GC : C’est un projet qui repose sur deux piliers : le sport et l’écologie. Moi, qui suis un passionné de foot depuis toujours, le but de créer cette compétition de foot était logique. Quand j’étais jeune, j’avais essayé de créer des projets en lien avec l’écologie. C’était difficile en fait de convaincre des jeunes de s’investir, de se lever à 10 h pour aller faire des actions. Lorsque j’ai créé l’Hexacup, je me suis dit que c’était une façon idéale en fait d’utiliser le sport comme levier pour enfin réussir à engager la jeune génération qui est sensibilisée et qui n’est pas toujours simple à engager. De la sensibilisation à l’action, il y a souvent un pas et l’objectif de l’Hexacup est de les aider à faire ce pas en participant à des actions écologiques afin de pouvoir participer aux play-offs de fin d’année. On a mené des actions de ramassage de déchets à Bordeaux, qui avaient réuni 300 jeunes avec l’association The Sea Cleaner.  Cette année, on va lancer l’HexaClean Day, qui se tiendra en simultané dans les grandes villes de France le 13 mai prochain. De plus, l’année dernière, les équipes commandaient des maillots fabriqués en Chine ou au Bangladesh. Cela n’avait pas de sens si on voulait limiter l’impact environnemental. Donc on a commencé à parler avec une start-up niçoise qui s’appelle Nolt et qui récupère des bouteilles en plastique dans la Méditerranée et qui fait des maillots 100 % recyclés. On s’est dit que c’était une super idée. En revanche, le maillot coûte 46€ pour une pièce. Notre but est de rendre le projet accessible. Après négociations, ils ont accepté de fixer le prix du maillot à 21€. Dès lors, un jeune peut se procurer un maillot à ce tarif avec son nom, numéro de maillot et le logo, tout en faisant une bonne action pour la planète.

On parlait d’internationalisation tout à l’heure. Mais avant ça, l’enjeu sera de pérenniser l’Hexacup à l’échelle nationale ?
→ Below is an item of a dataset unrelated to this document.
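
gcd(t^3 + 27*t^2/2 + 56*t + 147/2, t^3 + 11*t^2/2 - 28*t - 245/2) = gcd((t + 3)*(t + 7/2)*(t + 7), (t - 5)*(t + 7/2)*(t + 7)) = t^2 + 21*t/2 + 49/2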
GC : Complètement. Tout à l’heure, on parlait d’internationalisation, mais pour le moment, on est pleinement concentrés sur la France. Notre promesse, c’est de tout faire pour qu’un jeune en France puisse télécharger l’Hexacup et jouer un match en bas de chez lui. Si déjà, on réussit cet enjeu, ce sera un immense succès. On aura quand même la satisfaction d’avoir aidé les jeunes à jouer au foot partout dans le pays et d’avoir un peu révolutionné le foot amateur pour les jeunes. Ce sera une grande satisfaction. Cela va demander beaucoup de boulot, comme améliorer l’application. Ça va demander de faire un gros boulot pour implanter le projet partout en France, d’aller chercher des partenaires pour organiser des tournois nationaux durant la période estivale. De grands défis nous attendent. Mais si on y arrive, on aura eu un gros impact sur la pratique sportive pour les jeunes en France, donc c’est vraiment là que se situe notre ambition à court et moyen terme.